Configuring Burp's Session Handling rules
When performing any kind of testing of web applications, you may encounter challenges relating to session handling and state. For example, the application may terminate the session being used for testing, either defensively or for other reasons, so that subsequent requests are ineffective until the session is restored. This can be an issue, especially when running Burp's Spider or Scanner against an application. Burp's session handling functionality contains a range of features to help in all of these situations, letting you continue manual and automated testing while Burp takes care of the problems for you in the background.
This tutorial demonstrates how to use Burp's session handling rules to ensure you remain logged in to an application when using Burp Spider or Scanner. In this example we use the most recent version of WordPress (4.3.1 at the time of writing).
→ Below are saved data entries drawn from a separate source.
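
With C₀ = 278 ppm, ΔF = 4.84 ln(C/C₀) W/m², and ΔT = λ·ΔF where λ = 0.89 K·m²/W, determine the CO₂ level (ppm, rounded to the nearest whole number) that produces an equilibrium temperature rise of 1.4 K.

Required forcing: ΔF = ΔT/λ = 1.4/0.89 = 1.5730 W/m².
Then ln(C/278) = ΔF/4.84 = 1.5730/4.84 = 0.32500.
So C = 278 × e^0.32500 = 278 × 1.38403 = 384.76 ppm.

C ≈ 385 ppm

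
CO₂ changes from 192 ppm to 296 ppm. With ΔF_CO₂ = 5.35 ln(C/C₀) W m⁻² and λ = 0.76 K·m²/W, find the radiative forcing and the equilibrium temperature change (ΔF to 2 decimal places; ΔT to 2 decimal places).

CO₂: 5.35 × ln(296/192) = 5.35 × ln(1.54167) = 5.35 × 0.43287 = 2.3159 W/m².
ΔT = λ ΔF = 0.76 × 2.32 = 1.7632 K.

ΔF = 2.32 W/m²; ΔT = 1.76 K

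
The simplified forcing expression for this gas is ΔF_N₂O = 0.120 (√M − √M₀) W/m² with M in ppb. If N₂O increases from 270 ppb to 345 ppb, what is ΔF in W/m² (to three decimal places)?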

First, ensure that Burp is correctly configured with your browser.
Ensure Burp Proxy "Intercept is off".
Visit the web application you are testing in your browser.
Enter the credentials you wish to use for your session and log in.
The next step is to check how the application responds to requests with invalid sessions. We can do this using Burp Repeater.
Select an appropriate request in the Proxy "HTTP history" tab. This request should be to a page that requires an authenticated session.
Right click on the request to bring up the context menu and select "Send to Repeater".
Click the "Go" button and review the response from the application.
Next, remove the cookies from the request, and click the "Go" button to resend the request to the server.
Again, analyze the response.
We can see that the invalid session has caused the application to redirect the user to the login page.
The session handling mechanism is working as expected and the application will require us to configure session handling rules before being spidered or scanned.
Next, go to the Options "Sessions" tab.
Click the "Add" button to start the creation of a new session handling rule.
Add a name for the new rule in the "Rule Description" section.
Then, add an action from the "Rule Actions" section.
In this example we want Burp to check that the session is valid, and if not, then to log back in to the application.
We can use the "Check session is valid" action to compete this task.
Selecting a rule in the "Rule Actions" section brings up the "Session handling action editor" options.
In this example we can issue the current request and configure Burp to examine the response to ascertain whether or not the session is authenticated.
However, it is also possible to run a predefined macro to check the validity of the session.
There are a series of options to consider that allow Burp to determine the session validity.
In this example, we have configured Burp to look for a redirection response containing the expression "login" in the redirection URL.
Next, we need to configure the action that the session handling rule should perform dependent on session validity.
In the example we need to configure Burp to run a macro in the event of an invalid session. This macro will perform the login request to reestablish a valid session.
To add a new macro, click the "Add" button.
Clicking the "Add" button opens the "Macro Recorder" window.
Select the appropriate request from the HTTP table.
In this example we wish to configure the POST request that provides the application with the login credentials.
Clicking "OK" opens the "Macro Editor" window.
Here we can chose the name of the Macro and configure the macro settings.
Once you have named your macro, click the "Configure item" button.
The "Configure Macro Item" window will open.
Here, we can configure options for cookie and parameter handling.
Burp will have entered some preset values in to the parameters, but these can be edited if required.
Once the macro is configured, click "OK".
You can provisionally test the macro in the "Macro Editor" window.
In the "Macro Tester" window, you can retest and update the macro until you are content that it performs as you require.
When you have tested your macro and are satisfied, click "OK".
Before using your new session handling rule, you will need to set the scope of requests to which the rule will be applied
You need to specify which Burp tools, and which URLs, you wish your session handling rules to apply to.
You can configure these settings in the "Scope" tab of the session handling rule editor.
Ensure that your session handling rule is enabled or disabled as you require.
Finally, repeat the check in the Repeater tab that we performed at the start of this tutorial.
As before, remove the cookies from the request, and click the "Go" button to send the request to the server.
The session handling rule that you created should perform a login in the background, and add the required Cookie header to the request, resulting in the session remaining valid.